DATABERG
CEPSA and Datumize: How to close 50-year gap
By Nacho Lafuente, CEO at Datumize.
There is a gap of 50 years in this photograph. On one side, is a modern CEPSA petrol station in Gavà (Barcelona, Spain), offering the latest innovations in fuel, such as Optima 95. On the other side is a 1968 Lambretta 150 Special, a scooter manufactured in northern Spain quite a while ago. The one you see in the photograph was fully restored in 2018, so a 50-year gap has been closed.

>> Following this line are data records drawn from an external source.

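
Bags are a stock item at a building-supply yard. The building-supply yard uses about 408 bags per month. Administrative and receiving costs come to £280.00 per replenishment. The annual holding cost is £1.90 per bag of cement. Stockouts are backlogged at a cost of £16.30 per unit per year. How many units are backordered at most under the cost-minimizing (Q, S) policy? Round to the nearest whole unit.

Annual demand D = 408 × 12 = 4,896.
With planned backorders, Q* = √(2DS/H) · √((H+B)/B).
√(2DS/H) = √(2 × 4,896 × 280 / 1.9) = 1201.262.
√((H+B)/B) = √((1.9+16.3)/16.3) = 1.0567.
Q* ≈ 1269.345.
S* = Q* · H/(H+B) = 1269.345 × 1.9/18.2 ≈ 132.514.

S* ≈ 133 bags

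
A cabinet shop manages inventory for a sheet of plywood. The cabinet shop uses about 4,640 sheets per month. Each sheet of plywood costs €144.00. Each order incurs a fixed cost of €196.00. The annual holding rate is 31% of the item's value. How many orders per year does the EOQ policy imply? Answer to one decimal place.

N ≈ 79.6 orders per year

Annual demand D = 4,640 × 12 = 55,680.
Holding cost H = 0.31 × €144.00 = €44.6400 per unit per year.
The optimal lot size = √(2DS/H) = √(2 × 55,680 × 196 / 44.64) ≈ 699.25.
Orders per year = D / Q* = 55,680 / 699.25 ≈ 79.629.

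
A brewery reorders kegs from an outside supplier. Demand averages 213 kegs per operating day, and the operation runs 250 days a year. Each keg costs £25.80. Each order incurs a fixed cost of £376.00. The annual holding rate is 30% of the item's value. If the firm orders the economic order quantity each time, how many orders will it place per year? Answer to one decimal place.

Annual demand D = 213 × 250 = 53,250.
Holding cost H = 0.30 × £25.80 = £7.7400 per unit per year.
The optimal lot size = √(2DS/H) = √(2 × 53,250 × 376 / 7.74) ≈ 2274.56.
Orders per year = D / Q* = 53,250 / 2274.56 ≈ 23.411.

N ≈ 23.4 orders per year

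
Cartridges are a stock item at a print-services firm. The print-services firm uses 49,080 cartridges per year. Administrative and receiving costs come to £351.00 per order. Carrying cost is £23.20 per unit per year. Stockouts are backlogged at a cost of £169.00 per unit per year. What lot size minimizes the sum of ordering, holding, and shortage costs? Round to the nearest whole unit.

Q* ≈ 1,300 cartridges

With planned backorders, Q* = √(2DS/H) · √((H+B)/B).
√(2DS/H) = √(2 × 49,080 × 351 / 23.2) = 1218.644.
√((H+B)/B) = √((23.2+169)/169) = 1.0664.
Q* ≈ 1299.601.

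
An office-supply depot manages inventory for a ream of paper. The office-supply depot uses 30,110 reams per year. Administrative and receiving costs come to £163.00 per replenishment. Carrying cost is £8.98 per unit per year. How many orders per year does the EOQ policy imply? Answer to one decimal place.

N ≈ 28.8 orders per year

EOQ = √(2DS/H) = √(2 × 30,110 × 163 / 8.98) ≈ 1045.50.
Orders per year = D / Q* = 30,110 / 1045.50 ≈ 28.799.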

I was fuelling my scooter early one morning, when the thought struck me that, in reality, CEPSA and Datumize are also working to close closing a gap: the gap that exists between industrial computers and “standard” computers, that is, the difference between the computer electronics, network, and software you find in a factory and their counterparts used for standard businesses like a tour operator. In technical terms, that gap is known as the Operational Technology (OT) and Information Technology (IT) gap.

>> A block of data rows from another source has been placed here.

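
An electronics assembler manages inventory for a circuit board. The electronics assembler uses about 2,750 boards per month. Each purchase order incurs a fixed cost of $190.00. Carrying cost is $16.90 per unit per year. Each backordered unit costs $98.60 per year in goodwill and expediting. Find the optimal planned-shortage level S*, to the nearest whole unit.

S* ≈ 136 boards

Annual demand D = 2,750 × 12 = 33,000.
With planned backorders, Q* = √(2DS/H) · √((H+B)/B).
√(2DS/H) = √(2 × 33,000 × 190 / 16.9) = 861.401.
√((H+B)/B) = √((16.9+98.6)/98.6) = 1.0823.
Q* ≈ 932.305.
S* = Q* · H/(H+B) = 932.305 × 16.9/115.5 ≈ 136.415.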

Most of the vendors who provide technology for industrial automation and control, (like Siemens, Honeywell, Allan Bradley/Rockwell, ABB), base their business model on innovating hardware equipment and software but keeping their customers captive. It has always been a nightmare for customers who want interoperability between vendors. And if anyone thinks about using modern IoT cloud providers (AWS or Azure) and advanced analytics (IBM Watson or Tableau) that’s "laughter and tears." If you want to access the latest OPC Unified Architecture features, you'll probably be able to do it in a few years after you’ve upgraded all your hardware.
So it’s recognized in the market that the OT-IT gap exists and is causing a massive delays in adopting the latest affordable and useful technologies. Then, how can companies adapt to the digitized and connected world without the need for replacing every device on the plant? Datumize Machine Data solution opens the door to an affordable and smooth “iotization” of the current control and automation sensors and devices, by accessing, managing, translating and integrating with the IT architecture, the data that these machines have captive.
This is how we are helping CEPSA to leverage the data locked inside their process sensors and build a connected, integrated and digitized plant.